As a mother of two children both under the age of three years old (the second child three weeks old) and a full-time working woman, I was interested in last Sunday's New York Times article "This is Your Brain on Motherhood" written by Katherine Ellison.
Pertinent excerpts are found below. See the end of this post for more information on Katherine Ellison and her new book:
"... a mother's brain, as commonly envisioned, is impaired by a supposed full-scale assault on sanity and smarts.
So strong is this ... stereotype that when a satirical Web site posted a 'study' saying that parents lose an average of 20 IQ points on the birth of their first child, MSNBC broadcast it as if it were true.
What if raising children is actually mentally enriching for mothers - and fathers?
This is, in fact, what some leading brain scientists, like Michael Merzenich at the University of California, San Francisco, now believe. Becoming a parent, they say, can power up the mind with uniquely motivated learning. Having a baby is 'a revolution for the brain,' Dr. Merzenich says.
The human brain, we now know, creates cells throughout life, cells more likely to survive if they're used. Emotional, challenging and novel experiences provide particularly helpful use of these new neurons, and what adjectives better describe raising a child?
... there are other ways that being a dedicated parent strengthens our minds. Research shows that learning and memory skills can be improved by bearing and nurturing offspring. A team of neuroscientists in Virginia found that mother lab rats, just like working mothers (BWPrice note: They had to compare us to lab rats????), demonstrably excel at time-management and efficiency, racing around mazes to find rewards and get back to the pups in record time. Other research is showing how hormones elevated in parenting can help buffer mothers from anxiety and stress - a timely gift from a sometimes compassionate Mother Nature.

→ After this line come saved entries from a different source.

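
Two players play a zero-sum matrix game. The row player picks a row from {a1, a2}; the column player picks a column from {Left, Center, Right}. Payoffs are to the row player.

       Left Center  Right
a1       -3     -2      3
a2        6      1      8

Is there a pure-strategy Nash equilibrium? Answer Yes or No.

Row minima: a1 → -3, a2 → 1; maximin = 1.
Column maxima: Left → 6, Center → 1, Right → 8; minimax = 1.
maximin = minimax = 1, so a saddle point exists.

Yes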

Rethinking the mental state of motherhood is reasonable after recent years of evolution of our notion of just what it means to be smart. With our economy newly weighted with people-to-people jobs, and with many professions, including the sciences, becoming more multidisciplinary and collaborative, the people skills we've come to think of as 'emotional intelligence' are increasingly prized by many wise employers.
... it's worth considering that the torrent of negativity about motherhood comes as part of an era in which intimacy of all sorts is on the decline in this country.
But children insist on face time. They fail to thrive unless we anticipate their needs, work our empathy muscles, adjust our schedules and endure their relentless testing. In the process, if we're lucky, we may realize that just this kind of grueling work ... is precisely what makes us grow, acquire wisdom and become more fully human. Perhaps then we can start to re-imagine a mother's brain as less a handicap than a keen asset in the lifelong task of getting smart."
As a mother committed to her family and as a working woman commit ed to her career, I say "AMEN."
Note: Katherine Ellison is a Pulitzer-prize winning reporter and mother of two and the author of "The Mommy Brain: How Motherhood Makes Us Smarter."